For more information about token cost, please refer to the documentation for your AI provider.

Frequently Asked Questions

Q: Is the description parameter case sensitive?

No. SenseTalk is not case sensitive, and the description parameter is no exception. The text string passed to the description parameter is also not case sensitive, so DeScRiPtIoN: "tHe oKAY bUtTon oN tHe PoPuP wInDoW” is the same as Description: “the okay button on the popup window”.

Q: What spoken languages are supported for writing descriptions?

The supported spoken languages are a function of what languages the underlying model supports. For example, Anthropic Sonnet 4.5 through Amazon Bedrock includes multilingual support.

Keep in mind that models can be “better” or “worse” at a particular language. For instance using a description such as “the Okay button” may work in English, but the same prompt translated into Spanish, "el botón de Aceptar", may not.

Q: I wrote a really great description, but Eggplant didn’t find what it was looking for. Why?

The performance and capabilities of “Find by Description” depend highly on the AI model (LLM) it is working with.

AI models open up a new world of capabilities, but due to the underlying technology, the way that the models arrive at the output they produce cannot be predicted ahead of time or discerned after the fact. Because of this, it’s not possible for Keysight, the LLM providers, or the model developers to fully explain why a specific match did or did not occur.

If your description isn’t matching, we recommend modifying the description and trying again. With time, you can learn to work with your AI model and write great descriptions that it will understand.

If you are seeing an error message, it could be that your API authorization isn't configured properly, or that you are having network connection issues. Check your configuration and network connectivity, and then try again.

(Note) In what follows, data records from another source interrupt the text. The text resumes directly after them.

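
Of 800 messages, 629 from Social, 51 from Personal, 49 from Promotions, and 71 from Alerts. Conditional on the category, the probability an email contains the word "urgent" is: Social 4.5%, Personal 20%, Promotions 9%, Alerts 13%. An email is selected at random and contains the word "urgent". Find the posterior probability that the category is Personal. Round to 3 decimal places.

0.196

Unnormalized posteriors (prior × likelihood):
  Social: 0.78625 × 0.045 = 0.03538125
  Personal: 0.06375 × 0.2 = 0.01275
  Promotions: 0.06125 × 0.09 = 0.0055125
  Alerts: 0.08875 × 0.13 = 0.0115375
Sum = 0.06518125.
P(Personal | evidence) = 0.01275 / 0.06518125 ≈ 0.196.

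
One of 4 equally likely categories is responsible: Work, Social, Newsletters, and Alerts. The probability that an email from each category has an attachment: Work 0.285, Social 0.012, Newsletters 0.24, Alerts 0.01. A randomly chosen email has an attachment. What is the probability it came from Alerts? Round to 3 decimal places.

With a uniform prior (1/4 each), posterior ∝ likelihood:
  Work: 0.285
  Social: 0.012
  Newsletters: 0.24
  Alerts: 0.01
Sum = 0.547.
P(Alerts | evidence) = 0.01 / 0.547 ≈ 0.018.

0.018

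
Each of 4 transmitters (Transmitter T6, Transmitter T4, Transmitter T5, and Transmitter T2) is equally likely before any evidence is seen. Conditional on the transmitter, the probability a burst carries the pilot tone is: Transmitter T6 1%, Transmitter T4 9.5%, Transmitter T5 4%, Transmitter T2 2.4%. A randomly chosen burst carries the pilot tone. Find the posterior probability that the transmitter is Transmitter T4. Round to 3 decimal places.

0.562

Since the prior is uniform, the posterior is proportional to the likelihood:
  Transmitter T6: 0.01
  Transmitter T4: 0.095
  Transmitter T5: 0.04
  Transmitter T2: 0.024
Sum = 0.169.
P(Transmitter T4 | evidence) = 0.095 / 0.169 ≈ 0.562.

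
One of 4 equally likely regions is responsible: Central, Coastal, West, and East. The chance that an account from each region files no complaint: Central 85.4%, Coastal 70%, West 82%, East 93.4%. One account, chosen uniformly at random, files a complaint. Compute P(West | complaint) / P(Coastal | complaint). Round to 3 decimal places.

0.600

Taking complements, P(complaint | each) = Central 0.146, Coastal 0.3, West 0.18, East 0.066.
Since the prior is uniform, the posterior is proportional to the likelihood:
  Central: 0.146
  Coastal: 0.3
  West: 0.18
  East: 0.066
Sum = 0.692.
The ratio is 0.18 / 0.3 (the normalizer cancels) = 0.600.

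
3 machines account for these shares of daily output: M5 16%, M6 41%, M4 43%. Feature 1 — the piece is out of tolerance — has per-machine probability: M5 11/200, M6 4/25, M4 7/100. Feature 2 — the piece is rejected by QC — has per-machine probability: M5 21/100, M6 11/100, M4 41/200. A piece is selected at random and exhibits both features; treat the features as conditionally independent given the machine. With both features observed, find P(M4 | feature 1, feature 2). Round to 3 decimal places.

Unnormalized posteriors (prior × likelihood):
  M5: 0.16 × 0.055 × 0.21 = 0.001848
  M6: 0.41 × 0.16 × 0.11 = 0.007216
  M4: 0.43 × 0.07 × 0.205 = 0.0061705
Total = 0.0152345.
P(M4 | evidence) = 0.0061705 / 0.0152345 ≈ 0.405.

0.405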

If you are still struggling to get your description to work, you can always use the traditional image- and OCR-based searches.

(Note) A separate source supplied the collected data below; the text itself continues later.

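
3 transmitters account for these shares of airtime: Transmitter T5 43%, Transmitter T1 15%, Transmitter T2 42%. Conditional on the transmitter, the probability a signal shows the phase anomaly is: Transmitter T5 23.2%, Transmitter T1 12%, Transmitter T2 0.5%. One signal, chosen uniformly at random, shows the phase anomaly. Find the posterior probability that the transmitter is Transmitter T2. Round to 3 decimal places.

0.018

Prior × likelihood for each hypothesis:
  Transmitter T5: 0.43 × 0.232 = 0.09976
  Transmitter T1: 0.15 × 0.12 = 0.018
  Transmitter T2: 0.42 × 0.005 = 0.0021
Total = 0.11986.
P(Transmitter T2 | evidence) = 0.0021 / 0.11986 ≈ 0.018.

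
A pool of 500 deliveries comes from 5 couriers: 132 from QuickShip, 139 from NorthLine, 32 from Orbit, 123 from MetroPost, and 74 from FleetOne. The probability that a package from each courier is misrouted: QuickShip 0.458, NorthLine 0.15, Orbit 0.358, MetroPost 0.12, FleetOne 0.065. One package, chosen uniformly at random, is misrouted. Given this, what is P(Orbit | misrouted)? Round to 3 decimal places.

0.102

Unnormalized posteriors (prior × likelihood):
  QuickShip: 0.264 × 0.458 = 0.120912
  NorthLine: 0.278 × 0.15 = 0.0417
  Orbit: 0.064 × 0.358 = 0.022912
  MetroPost: 0.246 × 0.12 = 0.02952
  FleetOne: 0.148 × 0.065 = 0.00962
Normalizing constant = 0.224664.
P(Orbit | evidence) = 0.022912 / 0.224664 ≈ 0.102.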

Q: I care deeply about verifying formatting or specific content and don't want to leave it up to the AI model to determine whether or not an element is correct. How should I script for this?

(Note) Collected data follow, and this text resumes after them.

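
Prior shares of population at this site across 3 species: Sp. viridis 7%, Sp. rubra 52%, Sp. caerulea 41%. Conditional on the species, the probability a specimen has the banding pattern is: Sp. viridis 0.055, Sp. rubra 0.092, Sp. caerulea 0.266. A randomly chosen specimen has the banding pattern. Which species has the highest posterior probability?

By Bayes' rule, posterior ∝ prior × likelihood:
  Sp. viridis: 0.07 × 0.055 = 0.00385
  Sp. rubra: 0.52 × 0.092 = 0.04784
  Sp. caerulea: 0.41 × 0.266 = 0.10906
Total = 0.16075.
Largest term belongs to Sp. caerulea, so Sp. caerulea is most probable.

Sp. caerulea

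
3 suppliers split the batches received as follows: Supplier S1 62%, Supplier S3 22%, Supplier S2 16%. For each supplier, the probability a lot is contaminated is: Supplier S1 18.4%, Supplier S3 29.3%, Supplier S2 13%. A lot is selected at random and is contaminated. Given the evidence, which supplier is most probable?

Unnormalized posteriors (prior × likelihood):
  Supplier S1: 0.62 × 0.184 = 0.11408
  Supplier S3: 0.22 × 0.293 = 0.06446
  Supplier S2: 0.16 × 0.13 = 0.0208
Total = 0.19934.
Largest term belongs to Supplier S1, so Supplier S1 is most probable.

Supplier S1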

In some cases, you may care deeply about specific details of a UI element, such as its precise location or color. In these cases, the flexibility of Find by Description may actually be unwanted. To verify such a specific detail, you can always use the fine-grained control of Eggplant's traditional captured image or OCR searches. In fact, you can freely intermix Find by Description with image- and OCR-based testing as much as you'd like.

As a rule of thumb, we suggest you use Find by Description where the purpose of the particular action you are scripting is simply to do something, and the details of the UI appearance are not as important. For example, in many cases you may just want to click the "Login" button and don't need to verify whether it's blue or red. In that majority of cases, you could use Find by Description. Then, if you do care that the login button is a specific color, write a separate test which enforces exactly that characteristic. That way, if the button does change color, most of your tests will adjust automatically (via the reasoning of the AI model) but you'll have one failing test which alerts you to the change in color.